What really caught my interest were a group of kids playing in the rice fields and covered head to toe with the gray-brown mud in which the rice is planted. That is, I thought they were playing until I realized they were actually catching eels in the mud. Freshwater eels live in the gooey mud of the rice fields, usually just a foot or two beneath the surface. The kids could find them from telltale holes in the mud that the eels make as they burrowed beneath the surface of the mud. I really couldn’t distinguish one little hole in the mud from any other, but they obviously could as they jammed their arms into the mud, often up to their shoulders, and within seconds would pull out what looked like a small snake. In a bucket with a little water, they would reveal themselves to be small black eels about half an inch in diameter and about two feet long. But unlike most of the animals I caught when I was a kid, which eventually were released, these eels were destined to become food for dinner.

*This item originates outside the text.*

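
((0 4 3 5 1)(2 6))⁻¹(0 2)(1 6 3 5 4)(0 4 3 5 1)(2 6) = (0 2 5 1 3)(4 6)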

Once they collected a bucket full of squirming eels, I was told they took them back to their home, where their mom would take the eels, smack their heads on a board to knock them out and squeeze them to remove any remaining mud I suppose. They would take about three of them, wrap them around their hand to make a loose coil of eels and then tie the coil together like a hank of rope with a rice leaf. After they had several little bundles of eels, they would drop them in a pot full of hot oil and quickly deep fry them. It certainly sounded intriguing, if not a bit strange. Don said I’d get my chance to try some of this later so I was happy just to know where they come from.

The rest of the day was relaxing and uneventful and we eventually made our way back to Don’s house in the city.